There is a lot in this world that I miss. Some of it is constant in a way I’ve learned to carry on without it, some wavers in severity, some rarely if at all and some shakes me to my bones at the thought of it. How it all boils down is beyond my jurisdiction and will boggle me until my last breath. I have no idea why one memory outlasts another. Why one person means more than another. When I sit back and think about the things I miss, what I find the most interesting is that as much as I miss it, as much as it may plague my mind, time stops for nothing. It goes on. We forge through our journey, leaving some things behind us and it becomes all too similar to an Oregon Trail simulation. Turns out, that game may have been way more poignant than I ever could have imagined.
Thinking back over 34 years is a mixture of nostalgia, pride and depression. In that order. The highlights of my timeline that jump out at me are so interesting. I miss the bedroom I grew up in. The angled ceiling, how the cold of winter crept through the windows, even the way my feet felt on the carpet. I miss my youth. I miss running around my neighborhood as if my body were invincible, the day would never end and adventure was all that mattered. I miss the cuts and bruises that no matter how deep, a bandaid could always fix. I miss the days when going to bed was the worst part of it. I miss not being able to sleep all night long because I truly believed there was a fairy whose sole purpose in life was to collect teeth from underneath the pillows of sleeping children. Nowadays, it’s like, forget the teeth and the pillow, someone just please give me money.
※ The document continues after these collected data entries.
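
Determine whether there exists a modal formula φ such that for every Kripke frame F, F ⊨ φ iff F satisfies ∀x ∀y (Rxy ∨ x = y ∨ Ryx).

Any modally definable frame class is closed under disjoint unions.
Take 4 disjoint single-world reflexive frames: each is trivially connected, but their disjoint union has 4 worlds with no edge between distinct components, so it is not connected.
So no modal formula (or set of formulas) defines exactly the connected frames.

No — not modally definable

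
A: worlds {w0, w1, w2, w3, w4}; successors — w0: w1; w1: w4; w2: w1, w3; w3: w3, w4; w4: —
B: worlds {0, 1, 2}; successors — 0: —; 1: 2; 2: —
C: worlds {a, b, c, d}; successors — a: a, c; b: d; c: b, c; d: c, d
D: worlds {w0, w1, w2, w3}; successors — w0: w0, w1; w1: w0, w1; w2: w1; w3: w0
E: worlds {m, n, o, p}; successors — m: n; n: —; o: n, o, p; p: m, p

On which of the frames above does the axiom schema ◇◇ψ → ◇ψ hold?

B

The schema corresponds to transitivity: ∀x ∀y ∀z (Rxy ∧ Ryz → Rxz).
A: fails — Rw0w1 and Rw1w4 but not Rw0w4.
B: condition met.
C: fails — Rdc and Rcb but not Rdb.
D: fails — Rw3w0 and Rw0w1 but not Rw3w1.
E: fails — Rop and Rpm but not Rom.
Valid on: B.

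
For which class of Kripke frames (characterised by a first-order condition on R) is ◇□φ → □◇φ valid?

Suppose ◇□φ→□◇φ is valid. Take Rxy, Rxz and set V(φ)={w : Ryw}. Then □φ at y so ◇□φ at x, so □◇φ at x, so ◇φ at z, giving w with Rzw and Ryw.
The converse is a direct semantic check.
So the correspondent is convergence.

convergence: ∀x ∀y ∀z (Rxy ∧ Rxz → ∃w (Ryw ∧ Rzw))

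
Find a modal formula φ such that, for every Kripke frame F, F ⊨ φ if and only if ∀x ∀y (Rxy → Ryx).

This is symmetry; the standard corresponding axiom is B: s → □◇s.

s → □◇s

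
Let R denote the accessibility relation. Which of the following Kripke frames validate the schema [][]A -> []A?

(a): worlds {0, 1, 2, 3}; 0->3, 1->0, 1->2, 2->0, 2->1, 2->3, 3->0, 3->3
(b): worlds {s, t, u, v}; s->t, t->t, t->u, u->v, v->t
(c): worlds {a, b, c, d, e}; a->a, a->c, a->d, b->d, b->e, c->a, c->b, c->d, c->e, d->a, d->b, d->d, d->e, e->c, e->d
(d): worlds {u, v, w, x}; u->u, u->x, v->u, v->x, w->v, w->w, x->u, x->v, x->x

Frame correspondent (Sahlqvist): forall x forall y (Rxy -> exists z (Rxz & Rzy)) — i.e. density.
(a): fails — R12 but no z with R1z and Rz2.
(b): fails — Ruv but no z with Ruz and Rzv.
(c): fails — Rec but no z with Rez and Rzc.
(d): holds.
Valid on: (d).

(d)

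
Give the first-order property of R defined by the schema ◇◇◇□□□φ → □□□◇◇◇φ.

This is a Sahlqvist (Geach-type) schema ◇^3□^3φ → □^3◇^3φ.
First-order correspondent: ∀x ∀y ∀z ((xR³y ∧ xR³z) → ∃w (yR³w ∧ zR³w)).

∀x ∀y ∀z ((xR³y ∧ xR³z) → ∃w (yR³w ∧ zR³w))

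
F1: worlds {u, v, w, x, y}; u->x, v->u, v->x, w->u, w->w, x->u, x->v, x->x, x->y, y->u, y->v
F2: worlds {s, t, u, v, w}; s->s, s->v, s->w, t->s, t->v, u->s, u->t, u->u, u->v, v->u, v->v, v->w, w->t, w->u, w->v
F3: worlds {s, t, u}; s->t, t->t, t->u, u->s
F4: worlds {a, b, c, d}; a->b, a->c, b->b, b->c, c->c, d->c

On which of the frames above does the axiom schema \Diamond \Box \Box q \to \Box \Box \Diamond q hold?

F1, F2, F4

Frame correspondent (Sahlqvist): \forall x \forall y \forall z ((xRy \wedge x R^2 z) \to \exists w (y R^2 w \wedge zRw)) — i.e. a generalized confluence (Geach) condition.
F1: ✓.
F2: ✓.
F3: fails — tRu, tR²u but no w with uR²w and uRw.
F4: ✓.
Valid on: F1, F2, F4.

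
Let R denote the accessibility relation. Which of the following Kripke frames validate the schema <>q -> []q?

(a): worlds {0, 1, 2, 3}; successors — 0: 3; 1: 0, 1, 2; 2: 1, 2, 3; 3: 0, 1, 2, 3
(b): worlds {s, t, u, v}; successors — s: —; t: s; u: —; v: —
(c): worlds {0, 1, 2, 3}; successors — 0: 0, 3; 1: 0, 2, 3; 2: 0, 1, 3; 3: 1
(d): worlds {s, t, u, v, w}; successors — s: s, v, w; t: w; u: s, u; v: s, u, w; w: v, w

(b)

This is the axiom for partial functionality; its first-order frame correspondent is forall x forall y forall z (Rxy & Rxz -> y = z).
(a): fails — 1 sees both 0 and 1.
(b): holds.
(c): fails — 0 sees both 0 and 3.
(d): fails — s sees both s and v.
Valid on: (b).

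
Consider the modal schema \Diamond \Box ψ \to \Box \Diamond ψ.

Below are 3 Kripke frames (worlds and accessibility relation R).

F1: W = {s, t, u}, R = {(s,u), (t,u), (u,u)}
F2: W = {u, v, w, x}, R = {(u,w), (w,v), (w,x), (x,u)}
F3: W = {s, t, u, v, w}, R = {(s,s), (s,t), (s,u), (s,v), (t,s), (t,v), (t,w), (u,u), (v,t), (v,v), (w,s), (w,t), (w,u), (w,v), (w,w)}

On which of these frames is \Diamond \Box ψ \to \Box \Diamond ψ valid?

F1

This is the axiom for convergence; its first-order frame correspondent is \forall x \forall y \forall z (Rxy \wedge Rxz \to \exists w (Ryw \wedge Rzw)).
F1: condition met.
F2: fails — Rwx and Rwv but x and v have no common successor.
F3: fails — Rsv and Rsu but v and u have no common successor.
Valid on: F1.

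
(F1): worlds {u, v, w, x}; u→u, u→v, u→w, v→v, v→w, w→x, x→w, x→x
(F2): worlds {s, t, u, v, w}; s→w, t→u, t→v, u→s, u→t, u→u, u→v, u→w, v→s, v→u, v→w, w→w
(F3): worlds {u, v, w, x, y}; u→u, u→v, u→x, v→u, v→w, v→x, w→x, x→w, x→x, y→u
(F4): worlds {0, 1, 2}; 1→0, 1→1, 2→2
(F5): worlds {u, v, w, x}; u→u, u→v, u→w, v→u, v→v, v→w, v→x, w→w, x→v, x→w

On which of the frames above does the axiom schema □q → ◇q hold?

The schema corresponds to seriality: ∀x ∃y Rxy.
(F1): holds.
(F2): holds.
(F3): holds.
(F4): fails — world 0 has no successor.
(F5): holds.

(F1), (F2), (F3), (F5)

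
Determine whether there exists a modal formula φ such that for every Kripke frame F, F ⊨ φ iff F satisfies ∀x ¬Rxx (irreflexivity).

No — not modally definable

Any modally definable frame class is closed under surjective bounded morphisms.
The 5-cycle (worlds w0,w1,w2,w3,w4 with w0→w1→w2→w3→w4→w0) is irreflexive, and the map sending every world to a single reflexive point • is a surjective bounded morphism (forth: every edge maps to (•,•); back: every world has a successor). So any modal formula valid on the 5-cycle is also valid on the reflexive point, which is not irreflexive.
So the class is not modally definable.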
I was supposed to be writing last night and got sidetracked looking up anti-aging serum reviews, cause that’s where my forehead is at. Everyone out here is getting botox and making me look bad. Thanks a lot. I wish my mom had sat me down and explained to me what growing up actually entailed. Filled me in on wrinkles, rent, two-timers, late fees, time management, lady doctors, baby showers, plumbing, fitted sheets, you name it. Granted, I wouldn’t have believed a word out of her mouth. I was under the very insane impression that responsibility was fun and that being an adult would earn me unwavering happiness under the roof of no authority. As you can imagine, growing up in that regard has been quite a disappointment. My first paycheck was a real uppercut to the crotch. Taxes?!?! Huh!?!? Cool, cool, cool, cool….I’m just going to Fight Club myself into the next era where that isn’t real life.
I miss when my imagination could truly run rampant because there was still so much I didn’t know. Not that I’m some sort of genius now. Believe me when I tell you, mathematically, I’m a certified idiot. I would, however, like to take this opportunity to give a shout out to my high school geometry teacher and point out that my arguments were valid – sine and cosine are completely useless concepts and I feel that time would have been better spent perfecting how to parallel park as well as reinforcing the mental perks of living alone. Just saying.
I miss the days you called me yours and feeling like I had shotgun in the chariot of life. I miss the years of not knowing what time it was…or caring. I miss the days of waking up before the sun and dragging myself to swim practice. I miss the days when kisses were more than enough. I miss college. I miss 3rd street. I miss the days of looking forward to seeing you. I miss those nights on the porch that turned into mornings. I miss calling my dad and knowing he would pick up no matter what time it was. I miss the days when seeing your name light up on my phone brought a smile to my heart. I wonder if you were still around how different things might be. But you’re not and I miss you and I’ll never know the difference.
In all of this, I’ve learned there is a major difference between missing and regretting. I’m not mad I grew up…95% of the time. I’m not sitting here wishing I was 11 again. I’d rather smash my face into a box of blunt metal objects than go through high school again. I don’t regret leaving Chicago. I certainly miss aspects of certain times in my life but what has passed is the past. Growing up is what has made me appreciate my youth and without it, I’d still be stomping around crying about an absurd curfew or wishing I lived in a castle all by myself or thinking Clinique Happy was an excellent scent choice. It’s good to know I’ve lived a life full of so many things to miss. And what’s crazy beautiful is I’m missing things now I don’t even know exist yet. There’s so much more still out there for me. I can’t wait for time to tick on and bring me closer to more things I’ll miss.